Oxford scholar praises China's AI achievements, urges West to avoid decoupling

Sam Daws, senior adviser to the Oxford Martin AI Governance Initiative, recently visited China and expressed excitement over its AI and industrial innovations. He warned that Western anxieties about China's rise should not lead to decoupling, advocating instead for dialogue to build mutual trust.

Sam Daws serves as senior adviser to the Oxford Martin AI Governance Initiative at the University of Oxford and founding director of Multilateral AI. He visited China to participate in the Mingde Strategic Dialogue, joining Professor Wang Wen, dean of the Chongyang Institute for Financial Studies and School of Global Leadership at Renmin University of China, on trips to Shanghai, Wenzhou, and Beijing. There, he gained insights into Chinese culture, philosophy, industrial innovation, and AI governance.

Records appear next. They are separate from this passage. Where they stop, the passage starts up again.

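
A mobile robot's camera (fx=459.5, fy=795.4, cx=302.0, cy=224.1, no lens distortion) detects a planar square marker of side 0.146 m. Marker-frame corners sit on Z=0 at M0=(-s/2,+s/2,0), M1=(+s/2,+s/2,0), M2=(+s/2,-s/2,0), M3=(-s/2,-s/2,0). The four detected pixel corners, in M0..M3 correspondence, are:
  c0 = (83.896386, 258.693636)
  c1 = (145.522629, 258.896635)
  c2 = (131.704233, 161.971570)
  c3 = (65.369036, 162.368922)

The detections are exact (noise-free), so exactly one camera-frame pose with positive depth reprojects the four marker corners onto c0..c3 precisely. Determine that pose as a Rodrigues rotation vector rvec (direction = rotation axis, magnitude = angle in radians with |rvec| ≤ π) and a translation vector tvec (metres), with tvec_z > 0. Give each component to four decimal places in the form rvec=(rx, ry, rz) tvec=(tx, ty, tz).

rvec=(0.5591, 0.0422, -0.0121) tvec=(-0.4374, -0.0153, 1.0297)

Intrinsics K: fx=459.5, fy=795.4, cx=302.0, cy=224.1
Marker side s = 0.146 m; corners in marker frame (Z=0):
  M0 = (-0.0730, +0.0730, 0)
  M1 = (+0.0730, +0.0730, 0)
  M2 = (+0.0730, -0.0730, 0)
  M3 = (-0.0730, -0.0730, 0)
Detected image corners:
  c0 = (83.896386, 258.693636) px
  c1 = (145.522629, 258.896635) px
  c2 = (131.704233, 161.971570) px
  c3 = (65.369036, 162.368922) px
Planar DLT: solve 8×8 A·h = b for H (H[2,2]=1):
  H  [+433.13586 +165.70502 +106.82875]
  H  [-9.43673 +770.15041 +212.29820]
  H  [-0.04204 +0.51473 +1.00000]
B = K⁻¹H; ‖b₁‖=0.971164, ‖b₂‖=0.971164; λ = 2/(‖b₁‖+‖b₂‖) = 1.029692, sign → tz>0 ⇒ λ=+1.029692
r₁ = λ·B[:,0] = (+0.99906,-0.00002,-0.04329); r₂ = λ·B[:,1] = (+0.02298,+0.84768,+0.53002)
r₃ = r₁×r₂ = (+0.03668,-0.53051,+0.84688); SVD([r₁ r₂ r₃]) → R = UVᵀ:
  R  [+0.99906 +0.02298 +0.03668]
  R  [-0.00002 +0.84768 -0.53051]
  R  [-0.04329 +0.53002 +0.84688]
t = (-0.43736, -0.01528, +1.02969) m
tr R = 2.693620; θ = arccos((tr R − 1)/2) = 0.560837 rad = 32.134°
axis k = ((R−Rᵀ)₃₂, (R−Rᵀ)₁₃, (R−Rᵀ)₂₁) / (2 sinθ) = (+0.996936, +0.075174, -0.021623)
rvec = θ·k = (+0.559119, +0.042160, -0.012127)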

During a visit to a 'future factory' in Zhejiang, where robots handled the entire production process with almost no human workers, Daws shared: 'Yes, I think I felt excitement at seeing it. I also felt the realization that automation and artificial intelligence will also have a lot of implications for jobs, for people — and not just in China, but in Western countries as well. We are going to gain great efficiencies from using automation, and we need to ensure that the benefits are then shared with people. And I think China is focusing on doing that carefully, and I think we need to do the same in the West. But it was very exciting to see what was possible with a modern factory.'

Addressing Western media portrayals of China's manufacturing as involving 'overcapacity' and 'de-risking,' Daws viewed these as partly a European Union response to U.S. tariffs on Europe. Fears arose that Chinese exports, redirected from the U.S., would flood the EU market, particularly in areas like solar technology where China leads; the EU has since imposed tariffs.

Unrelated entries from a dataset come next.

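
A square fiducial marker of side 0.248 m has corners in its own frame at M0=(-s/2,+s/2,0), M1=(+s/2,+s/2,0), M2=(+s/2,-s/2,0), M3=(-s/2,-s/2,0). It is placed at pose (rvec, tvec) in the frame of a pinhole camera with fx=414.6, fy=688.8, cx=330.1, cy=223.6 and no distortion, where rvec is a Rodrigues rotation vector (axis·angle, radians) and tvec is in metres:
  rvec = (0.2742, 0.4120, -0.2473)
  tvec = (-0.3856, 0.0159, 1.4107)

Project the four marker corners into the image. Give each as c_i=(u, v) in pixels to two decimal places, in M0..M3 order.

c0=(202.14, 294.80) c1=(258.33, 278.02) c2=(233.14, 160.43) c3=(176.74, 186.43)

Intrinsics K: fx=414.6, fy=688.8, cx=330.1, cy=223.6
Marker side s = 0.248 m; corners in marker frame (Z=0):
  M0 = (-0.1240, +0.1240, 0)
  M1 = (+0.1240, +0.1240, 0)
  M2 = (+0.1240, -0.1240, 0)
  M3 = (-0.1240, -0.1240, 0)
rvec = (0.2742, 0.4120, -0.2473), |rvec| = θ = 0.55325 rad = 31.699°
Rodrigues: sinθ=0.52546, 1−cosθ=0.14918; R = I + sinθ·[k]× + (1−cosθ)·[k]×²:
    [+0.88746 +0.28993 +0.35825]
    [-0.17982 +0.93355 -0.31008]
    [-0.42435 +0.21077 +0.88063]
t = (-0.3856, 0.0159, 1.4107) m
M0: Pc = R·M0+t = (-0.45969, +0.15396, +1.48945); u = 414.6·(-0.45969)/1.48945 + 330.1 = 202.1411, v = 688.8·(+0.15396)/1.48945 + 223.6 = 294.7978
M1: Pc = R·M1+t = (-0.23960, +0.10936, +1.38422); u = 414.6·(-0.23960)/1.38422 + 330.1 = 258.3343, v = 688.8·(+0.10936)/1.38422 + 223.6 = 278.0201
M2: Pc = R·M2+t = (-0.31151, -0.12216, +1.33195); u = 414.6·(-0.31151)/1.33195 + 330.1 = 233.1362, v = 688.8·(-0.12216)/1.33195 + 223.6 = 160.4277
M3: Pc = R·M3+t = (-0.53160, -0.07756, +1.43718); u = 414.6·(-0.53160)/1.43718 + 330.1 = 176.7444, v = 688.8·(-0.07756)/1.43718 + 223.6 = 186.4264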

On China-West relations, especially U.S.-China ties, Daws noted U.S. export controls stem from anxiety over China's rapid rise, framed as risk mitigation, national security protection, or safeguarding critical supply chains. China perceives these as containment. He recommended acknowledging both perspectives, recognizing legitimate security concerns while avoiding permanent decoupling policies. Practically, controls should be narrowly targeted and paired with confidence-building measures, as decoupling could prove counterproductive.

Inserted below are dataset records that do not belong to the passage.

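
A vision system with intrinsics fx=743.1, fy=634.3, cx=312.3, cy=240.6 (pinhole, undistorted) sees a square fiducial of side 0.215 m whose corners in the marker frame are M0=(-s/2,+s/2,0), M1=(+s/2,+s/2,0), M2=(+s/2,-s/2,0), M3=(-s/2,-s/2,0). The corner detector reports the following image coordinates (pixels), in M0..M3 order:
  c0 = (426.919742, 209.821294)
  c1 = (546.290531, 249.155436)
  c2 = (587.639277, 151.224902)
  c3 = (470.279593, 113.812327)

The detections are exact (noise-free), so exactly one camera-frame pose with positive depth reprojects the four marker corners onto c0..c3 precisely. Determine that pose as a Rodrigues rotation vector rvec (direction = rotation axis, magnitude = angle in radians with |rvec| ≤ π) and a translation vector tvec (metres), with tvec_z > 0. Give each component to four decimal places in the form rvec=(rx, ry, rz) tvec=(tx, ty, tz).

rvec=(-0.1372, 0.0437, 0.3789) tvec=(0.3358, -0.1213, 1.2772)

Intrinsics K: fx=743.1, fy=634.3, cx=312.3, cy=240.6
Marker side s = 0.215 m; corners in marker frame (Z=0):
  M0 = (-0.1075, +0.1075, 0)
  M1 = (+0.1075, +0.1075, 0)
  M2 = (+0.1075, -0.1075, 0)
  M3 = (-0.1075, -0.1075, 0)
Detected image corners:
  c0 = (426.919742, 209.821294) px
  c1 = (546.290531, 249.155436) px
  c2 = (587.639277, 151.224902) px
  c3 = (470.279593, 113.812327) px
Planar DLT: solve 8×8 A·h = b for H (H[2,2]=1):
  H  [+523.40048 -246.84393 +507.66628]
  H  [+168.77850 +433.23756 +180.38209]
  H  [-0.05334 -0.09811 +1.00000]
B = K⁻¹H; ‖b₁‖=0.782951, ‖b₂‖=0.782951; λ = 2/(‖b₁‖+‖b₂‖) = 1.277219, sign → tz>0 ⇒ λ=+1.277219
r₁ = λ·B[:,0] = (+0.92824,+0.36569,-0.06813); r₂ = λ·B[:,1] = (-0.37160,+0.91990,-0.12531)
r₃ = r₁×r₂ = (+0.01685,+0.14164,+0.98978); SVD([r₁ r₂ r₃]) → R = UVᵀ:
  R  [+0.92824 -0.37160 +0.01685]
  R  [+0.36569 +0.91990 +0.14164]
  R  [-0.06813 -0.12531 +0.98978]
t = (+0.33579, -0.12125, +1.27722) m
tr R = 2.837909; θ = arccos((tr R − 1)/2) = 0.405375 rad = 23.226°
axis k = ((R−Rᵀ)₃₂, (R−Rᵀ)₁₃, (R−Rᵀ)₂₁) / (2 sinθ) = (-0.338457, +0.107738, +0.934794)
rvec = θ·k = (-0.137202, +0.043674, +0.378942)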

In AI specifically, collaboration on public-interest applications could address shared challenges like climate change, public health, and pandemic prevention. For Europe, nations like the U.K. and the EU seek to expand trade with China while maintaining strategic autonomy from both China and the U.S., amid rising tariffs. In today's uncertain world, global cooperation remains essential, as 'we live on one planet.'

(The viewpoints expressed are the speaker's own and do not represent any official stance of Ecns.)